L'innovation n'a de sens que lorsqu'elle crée davantage de valeur pour les producteurs et permet aux agriculteurs de bénéficier pleinement du fruit de leur travail. C’est ce qui se passe actuellement dans la province de Lai Châu.

À près de 1.700 mètres d'altitude, au cœur des montagnes de Sin Hô, des rangées de jeunes plants de ginseng de Lai Châu s'épanouissent sous des serres aménagées sur les pentes de la montagne. À l'extérieur, le vent, le gel, la grêle et les conditions climatiques rigoureuses des hautes terres. À l'intérieur, un système d'irrigation goutte à goutte et par aspersion, ainsi que des équipements mesurant l'humidité du sol, l'intensité lumineuse, l'humidité de l'air et la température.

Ici, le paysage agricole tranche avec les champs de maïs et les rizières auxquels les habitants sont traditionnellement habitués.

Considéré comme l'«or vert» des montagnes, le ginseng n'est plus seulement préservé comme une ressource génétique précieuse. Il est désormais développé selon un modèle d'agriculture de haute technologie, associé à la transformation des produits.

Depuis 2022, la société Thai Minh High-Tech Agriculture déploie un modèle de culture du ginseng de Lai Châu dans la commune de Sin Hô. Au-delà de l'aménagement de zones de culture concentrées, l'entreprise a mis en place un partenariat avec les habitants, comme l’explique son directeur, Duong Thanh Lâm.

«Nous fournissons aux habitants les plants, l'appui technique et même les matériaux nécessaires à la construction des serres. Chaque ménage exploite une parcelle de 200 à 300 mètres carrés. Les habitants préparent le terrain, assurent la surveillance et l'entretien des cultures, puis les récoltes sont partagées selon les termes du contrat. Pour les gros rhizomes, ils perçoivent environ 30 à 40 % des bénéfices. Pour les plants issus de semis, la répartition est de 50 %. Ils travaillent de mieux en mieux parce qu'ils gèrent eux-mêmes de petites surfaces auxquelles ils peuvent consacrer davantage de temps et de soins», constate-t-il.

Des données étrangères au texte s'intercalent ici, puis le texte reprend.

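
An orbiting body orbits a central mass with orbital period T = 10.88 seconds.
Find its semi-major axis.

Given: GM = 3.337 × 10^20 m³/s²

Invert Kepler's third law: a = (GM · T² / (4π²))^(1/3).
Substituting T = 10.88 s and GM = 3.337e+20 m³/s²:
a = (3.337e+20 · (10.88)² / (4π²))^(1/3) m
a ≈ 1e+07 m = 10 Mm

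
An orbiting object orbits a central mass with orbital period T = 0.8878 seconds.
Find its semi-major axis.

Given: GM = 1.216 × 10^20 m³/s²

Invert Kepler's third law: a = (GM · T² / (4π²))^(1/3).
Substituting T = 0.8878 s and GM = 1.216e+20 m³/s²:
a = (1.216e+20 · (0.8878)² / (4π²))^(1/3) m
a ≈ 1.344e+06 m = 1.344 × 10^6 m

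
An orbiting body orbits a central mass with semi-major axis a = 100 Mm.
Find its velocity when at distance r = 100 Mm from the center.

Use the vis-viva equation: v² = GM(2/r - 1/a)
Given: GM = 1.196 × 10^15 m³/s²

Convert to SI: a = 100 Mm = 1e+08 m; r = 100 Mm = 1e+08 m.
Vis-viva: v = √(GM · (2/r − 1/a)).
2/r − 1/a = 2/1e+08 − 1/1e+08 = 1e-08 m⁻¹.
v = √(1.196e+15 · 1e-08) m/s ≈ 3458 m/s = 3.458 km/s.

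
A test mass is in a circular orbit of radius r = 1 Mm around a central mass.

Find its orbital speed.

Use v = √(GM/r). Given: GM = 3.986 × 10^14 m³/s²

Convert to SI: r = 1 Mm = 1e+06 m.
For a circular orbit, gravity supplies the centripetal force, so v = √(GM / r).
v = √(3.986e+14 / 1e+06) m/s ≈ 1.996e+04 m/s = 19.96 km/s.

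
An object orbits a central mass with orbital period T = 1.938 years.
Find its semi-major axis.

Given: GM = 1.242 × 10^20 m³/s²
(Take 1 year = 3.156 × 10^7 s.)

Convert to SI: T = 1.938 years = 6.11633e+07 s.
Invert Kepler's third law: a = (GM · T² / (4π²))^(1/3).
Substituting T = 6.11633e+07 s and GM = 1.242e+20 m³/s²:
a = (1.242e+20 · (6.11633e+07)² / (4π²))^(1/3) m
a ≈ 2.275e+11 m = 227.5 Gm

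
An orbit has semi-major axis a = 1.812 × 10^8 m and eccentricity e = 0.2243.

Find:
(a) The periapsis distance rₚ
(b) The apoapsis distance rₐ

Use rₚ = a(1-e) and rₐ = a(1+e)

(a) rₚ = a(1 − e) = 1.812e+08 · (1 − 0.2243) = 1.812e+08 · 0.7757 ≈ 1.406e+08 m = 1.406 × 10^8 m.
(b) rₐ = a(1 + e) = 1.812e+08 · (1 + 0.2243) = 1.812e+08 · 1.2243 ≈ 2.218e+08 m = 2.218 × 10^8 m.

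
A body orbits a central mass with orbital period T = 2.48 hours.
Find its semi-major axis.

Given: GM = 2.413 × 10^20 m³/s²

Convert to SI: T = 2.48 hours = 8928 s.
Invert Kepler's third law: a = (GM · T² / (4π²))^(1/3).
Substituting T = 8928 s and GM = 2.413e+20 m³/s²:
a = (2.413e+20 · (8928)² / (4π²))^(1/3) m
a ≈ 7.869e+08 m = 786.9 Mm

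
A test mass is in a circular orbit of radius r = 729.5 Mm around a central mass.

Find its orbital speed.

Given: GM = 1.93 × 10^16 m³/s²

Convert to SI: r = 729.5 Mm = 7.295e+08 m.
For a circular orbit, gravity supplies the centripetal force, so v = √(GM / r).
v = √(1.93e+16 / 7.295e+08) m/s ≈ 5144 m/s = 5.144 km/s.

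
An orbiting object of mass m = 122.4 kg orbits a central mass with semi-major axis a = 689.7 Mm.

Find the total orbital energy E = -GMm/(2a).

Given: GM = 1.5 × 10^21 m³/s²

Convert to SI: a = 689.7 Mm = 6.897e+08 m.
E = −GMm / (2a).
E = −1.5e+21 · 122.4 / (2 · 6.897e+08) J ≈ -1.331e+14 J = -133.1 TJ.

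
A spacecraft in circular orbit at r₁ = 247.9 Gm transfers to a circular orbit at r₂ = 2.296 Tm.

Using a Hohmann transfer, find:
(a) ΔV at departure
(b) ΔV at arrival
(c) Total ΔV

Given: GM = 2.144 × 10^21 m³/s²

Convert to SI: r₁ = 247.9 Gm = 2.479e+11 m; r₂ = 2.296 Tm = 2.296e+12 m.
Transfer semi-major axis: a_t = (r₁ + r₂)/2 = (2.479e+11 + 2.296e+12)/2 = 1.27195e+12 m.
Circular speeds: v₁ = √(GM/r₁) = 92998.1 m/s, v₂ = √(GM/r₂) = 30558.1 m/s.
Transfer speeds (vis-viva v² = GM(2/r − 1/a_t)): v₁ᵗ = 124947 m/s, v₂ᵗ = 13490.6 m/s.
(a) ΔV₁ = |v₁ᵗ − v₁| ≈ 3.195e+04 m/s = 31.95 km/s.
(b) ΔV₂ = |v₂ − v₂ᵗ| ≈ 1.707e+04 m/s = 17.07 km/s.
(c) ΔV_total = ΔV₁ + ΔV₂ ≈ 4.902e+04 m/s = 49.02 km/s.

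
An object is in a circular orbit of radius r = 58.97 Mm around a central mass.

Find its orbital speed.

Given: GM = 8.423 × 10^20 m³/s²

Convert to SI: r = 58.97 Mm = 5.897e+07 m.
For a circular orbit, gravity supplies the centripetal force, so v = √(GM / r).
v = √(8.423e+20 / 5.897e+07) m/s ≈ 3.779e+06 m/s = 3779 km/s.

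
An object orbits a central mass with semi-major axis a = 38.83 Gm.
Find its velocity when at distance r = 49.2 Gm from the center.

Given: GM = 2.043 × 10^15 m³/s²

Convert to SI: a = 38.83 Gm = 3.883e+10 m; r = 49.2 Gm = 4.92e+10 m.
Vis-viva: v = √(GM · (2/r − 1/a)).
2/r − 1/a = 2/4.92e+10 − 1/3.883e+10 = 1.48971e-11 m⁻¹.
v = √(2.043e+15 · 1.48971e-11) m/s ≈ 174.5 m/s = 174.5 m/s.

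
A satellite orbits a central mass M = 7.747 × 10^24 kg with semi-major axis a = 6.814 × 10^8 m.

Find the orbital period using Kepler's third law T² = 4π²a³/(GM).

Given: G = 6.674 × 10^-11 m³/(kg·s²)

GM = G · M = 6.674e-11 · 7.747e+24 = 5.17035e+14 m³/s².
Kepler's third law: T = 2π √(a³ / GM).
Substituting a = 6.814e+08 m and GM = 5.17035e+14 m³/s²:
T = 2π √((6.814e+08)³ / 5.17035e+14) s
T ≈ 4.915e+06 s = 56.89 days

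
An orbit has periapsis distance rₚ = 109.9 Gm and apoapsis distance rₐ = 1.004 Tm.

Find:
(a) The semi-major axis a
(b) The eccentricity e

Convert to SI: rₚ = 109.9 Gm = 1.099e+11 m; rₐ = 1.004 Tm = 1.004e+12 m.
(a) a = (rₚ + rₐ) / 2 = (1.099e+11 + 1.004e+12) / 2 ≈ 5.57e+11 m = 557 Gm.
(b) e = (rₐ − rₚ) / (rₐ + rₚ) = (1.004e+12 − 1.099e+11) / (1.004e+12 + 1.099e+11) ≈ 0.8027.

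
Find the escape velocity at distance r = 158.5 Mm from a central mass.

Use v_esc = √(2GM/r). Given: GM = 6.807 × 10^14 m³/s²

Convert to SI: r = 158.5 Mm = 1.585e+08 m.
Escape velocity comes from setting total energy to zero: ½v² − GM/r = 0 ⇒ v_esc = √(2GM / r).
v_esc = √(2 · 6.807e+14 / 1.585e+08) m/s ≈ 2931 m/s = 2.931 km/s.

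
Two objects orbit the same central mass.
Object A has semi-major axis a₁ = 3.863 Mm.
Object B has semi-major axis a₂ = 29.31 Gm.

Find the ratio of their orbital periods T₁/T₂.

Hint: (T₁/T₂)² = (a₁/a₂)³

Convert to SI: a₁ = 3.863 Mm = 3.863e+06 m; a₂ = 29.31 Gm = 2.931e+10 m.
From Kepler's third law, (T₁/T₂)² = (a₁/a₂)³, so T₁/T₂ = (a₁/a₂)^(3/2).
a₁/a₂ = 3.863e+06 / 2.931e+10 = 0.000131798.
T₁/T₂ = (0.000131798)^(3/2) ≈ 1.513e-06.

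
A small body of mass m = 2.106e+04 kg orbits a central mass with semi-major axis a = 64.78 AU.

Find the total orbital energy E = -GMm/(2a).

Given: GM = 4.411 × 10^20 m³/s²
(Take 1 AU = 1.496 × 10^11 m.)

Convert to SI: a = 64.78 AU = 9.69109e+12 m.
E = −GMm / (2a).
E = −4.411e+20 · 2.106e+04 / (2 · 9.69109e+12) J ≈ -4.793e+11 J = -479.3 GJ.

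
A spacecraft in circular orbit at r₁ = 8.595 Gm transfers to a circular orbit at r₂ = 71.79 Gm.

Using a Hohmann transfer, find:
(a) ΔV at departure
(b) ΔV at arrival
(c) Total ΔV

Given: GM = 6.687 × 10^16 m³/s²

Convert to SI: r₁ = 8.595 Gm = 8.595e+09 m; r₂ = 71.79 Gm = 7.179e+10 m.
Transfer semi-major axis: a_t = (r₁ + r₂)/2 = (8.595e+09 + 7.179e+10)/2 = 4.01925e+10 m.
Circular speeds: v₁ = √(GM/r₁) = 2789.28 m/s, v₂ = √(GM/r₂) = 965.125 m/s.
Transfer speeds (vis-viva v² = GM(2/r − 1/a_t)): v₁ᵗ = 3727.8 m/s, v₂ᵗ = 446.307 m/s.
(a) ΔV₁ = |v₁ᵗ − v₁| ≈ 938.5 m/s = 938.5 m/s.
(b) ΔV₂ = |v₂ − v₂ᵗ| ≈ 518.8 m/s = 518.8 m/s.
(c) ΔV_total = ΔV₁ + ΔV₂ ≈ 1457 m/s = 1.457 km/s.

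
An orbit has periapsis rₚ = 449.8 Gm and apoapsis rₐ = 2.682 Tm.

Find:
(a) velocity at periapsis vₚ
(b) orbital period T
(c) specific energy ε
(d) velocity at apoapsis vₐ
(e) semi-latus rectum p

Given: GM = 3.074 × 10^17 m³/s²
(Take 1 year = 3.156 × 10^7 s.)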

Les serres et les capteurs intelligents réduisent les risques liés au gel et à la grêle et permettent de contrôler l'humidité et la lumière, afin de favoriser le développement du ginseng et l’accumulation de ses principes actifs, essentiels à sa valorisation ultérieure.

La culture du ginseng exige en effet plusieurs années de soins et des techniques particulièrement rigoureuses. Le moindre écart dans le processus de production peut réduire le taux de survie des plants, altérer leur qualité, voire anéantir plusieurs années d'investissement.

L'entreprise ne se contente donc pas de fournir des plants, elle forme également une main-d'œuvre locale directement sur l'exploitation. Giàng A Do, un Mông du hameau de Sà Phin, travaille depuis près de quatre ans sur la plantation de ginseng. Cette expérience lui a permis d'acquérir les techniques de culture d'une plante à forte valeur ajoutée.

«Il faut assurer un suivi régulier, respecter les procédures et s’adapter aux conditions climatiques pour que le ginseng se développe correctement. Si je disposais aujourd'hui de plants et que je voulais en cultiver moi-même, j'aurais déjà l'expérience et les compétences nécessaires», nous confie-t-il.

En 2026, la province de Lai Châu s'est fixé pour objectif de développer une agriculture marchande et des plantes médicinales selon les principes de l'économie verte. Le ginseng de Lai Châu a été identifié comme une culture stratégique, associée à la mise en place de normes de qualité, à la traçabilité, aux indications géographiques et à la protection des écosystèmes forestiers.

Mais le passage d'un modèle expérimental à une véritable filière demeure un défi. Au-delà des techniques de culture, l'enjeu réside dans l'organisation des partenariats: entre entreprises et agriculteurs, entre zones de production et unités de transformation, ainsi qu'entre coopératives et marchés.

«Pour qu'un partenariat soit durable, trois principes doivent être respectés. D'abord, il doit être bénéfique aux deux parties. Ensuite, il doit permettre de valoriser les atouts de chacun afin de progresser ensemble. Enfin, et c'est le plus important, chaque partie doit assumer pleinement ses droits et ses responsabilités dans le cadre de cette coopération», explique Nguyên Quang Hai, vice-président de l’Union des coopératives de Lai Châu.

À Sin Hô, l'innovation agricole ne se résume donc pas à la technologie. Celle-ci n'a de sens que si elle réduit les risques, améliore la qualité des productions, crée des emplois, favorise l'acquisition de nouvelles compétences et ouvre aux habitants l'accès à des filières à plus forte valeur ajoutée. C'est à cette condition qu'elle peut devenir un véritable moteur d'une agriculture écologique, moderne et durable.